Karli went from having a very fine textured silky coat as a puppy to a little more cottony as she's transitioning into her adult coat. Not long ago I used Isle of Dogs Whitening shampoo on her and dried her coat out terribly. Her coat was such that I couldn't even get a comb through it after a bath. She's been a tangled mess and I have to brush out tangles every day. I've been trying different products to see what works best on her coat. 

Yesterday I tried the Les Poochs La Pooch (the female fragranced) Creme Rinse conditioner and it's been the most conditioning conditioner I've tried to date. (Others I've tried: Isle of Dogs both heavy and light, Chris Christensons After Bath, Kenic's Lite-N-Easy, Chrisman's Maltese Secret, and Bark to Basics D Mat).

You can dilute the Les Poochs to suit your needs, so yesterday I used it full strength on Karli. Used at full strength it was almost too conditioning and weighed down the coat a bit, but I was really happy with the results. She's back to looking a little more silky. The La Pooch smells nice too. 

I'll probably be fighting tangles and mats until she gets her full adult coat in, but overall really liked the La Pooch conditioner. I haven't tried the shampoo yet.

Les Poochs


----------



## PreciousPrince (Feb 27, 2006)

Thanks I always love hearing about products! I remember looking at their line before and wondering if the male scents would be too "cologne-y" smelling. How does the female one smell? Is it really girly and heavily perfumed or just fresh?


----------



## vjw (Dec 20, 2006)

> Thanks I always love hearing about products! I remember looking at their line before and wondering if the male scents would be too "cologne-y" smelling. How does the female one smell? Is it really girly and heavily perfumed or just fresh?[/B]

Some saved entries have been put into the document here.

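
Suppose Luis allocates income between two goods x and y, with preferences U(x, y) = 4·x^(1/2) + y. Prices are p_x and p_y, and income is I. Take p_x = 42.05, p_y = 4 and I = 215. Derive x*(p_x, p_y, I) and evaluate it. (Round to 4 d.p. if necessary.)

Plugging in: x* = (2·4/42.05)² = 0.0362.

x* = 0.0362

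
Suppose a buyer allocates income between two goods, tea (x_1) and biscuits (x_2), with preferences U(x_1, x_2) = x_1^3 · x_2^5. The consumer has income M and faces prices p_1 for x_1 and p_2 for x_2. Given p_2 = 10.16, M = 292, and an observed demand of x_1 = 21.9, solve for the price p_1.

p_1 = 5

The MRS is (3/5)·x_2/x_1. Set MRS = p_1/p_2.
So 3·p_2·x_2 = 5·p_1·x_1; combined with the budget, a share 0.375 of income goes to x_1.
Demand: x_1*(p_1,p_2,M) = 0.375·M/p_1 and x_2* = 0.625·M/p_2.
Set x_1* = 21.9 in the demand function and solve for p_1: p_1 = 5.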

I don't know how to describe it other than it's a very pleasant fragrance. I know fragrances can be subjective, but I wouldn't hesitate at all to use the La Pooch on a male dog. After I read your post I went back and sniffed all my shampoos and conditioners. I think it's my favorite fragrance of all the pet products I have. I haven't smelled the male version of Les Poochs so I can't make a comparison there.


----------



## Malsam (Sep 28, 2007)

My groomer uses that and distributes them at my country and I have gotten a gallon before to try on all my 4 malteses as well as other dogs that my other relatives keep. We have tried 3 types of the shampoo and creme rinse editions before...de noel, de dete and the normal edition. All of it I have tried on my dogs and only 3 of them are bathe without any allergic reactions. The rest of the 5 all end up having scratching ritual until the next bath.

The female scent is indeed better for our taste when they whizz around in the house especially when you hug them.

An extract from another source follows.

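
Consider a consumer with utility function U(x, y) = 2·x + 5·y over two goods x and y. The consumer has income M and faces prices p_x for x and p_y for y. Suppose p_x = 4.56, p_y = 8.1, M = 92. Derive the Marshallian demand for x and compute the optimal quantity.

x* = 0

Linear utility — the consumer picks whichever good has higher MU/price: 2/4.56 = 0.4386 vs 5/8.1 = 0.6173.
y gives more utility per dollar, so spend all income on y: y* = M/p_y, x* = 0.
Numerically: x* = 0, y* = 11.358.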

Nevertheless, all my 4 malteses get very different results from using the shampoo and creme rinse which in the end, I email photos of my dogs coat to US and concluded that its too strong for them and ask me to wait for their milder version which is suppose to be out in the market several years ago but they didn't update me so I dunno is the 1 you using the refined version.

We have tried from using undiluted creme rinse, to 6 parts, to 10 parts all give the same results. The scent will usually last you from 3 to a week which is about time you bath them also.

For those trying, I suggest you take the creme rinse and dilute to 10 parts of water and use it as a everyday spraying solution. If your dog is ok with that, then you proceed to bathing them with the shampoo with stronger version of creme rinse.


----------



## PreciousPrince (Feb 27, 2006)

Thanks to you both for the info on the scents. If I order it I'll get the girl scent then, just wanted to make sure it wasn't too strong and perfumed. I have plenty of shampoo right now and I also just ordered something new, so it would be awhile, but it's good to know for later!


----------



## Malsam (Sep 28, 2007)

an 8 oz bottle can be diluted 10 parts. So u may end up with 10 bottles.


----------



## vjw (Dec 20, 2006)

> an 8 oz bottle can be diluted 10 parts. So u may end up with 10 bottles.[/B]



Malsam, have you tried the hypoallergenic version of the conditioner?

Hypoallergenic Creme Rinse


----------



## Malsam (Sep 28, 2007)

my friend tried before. Its without any smell at all so defeat my purpose for testing at that time.


----------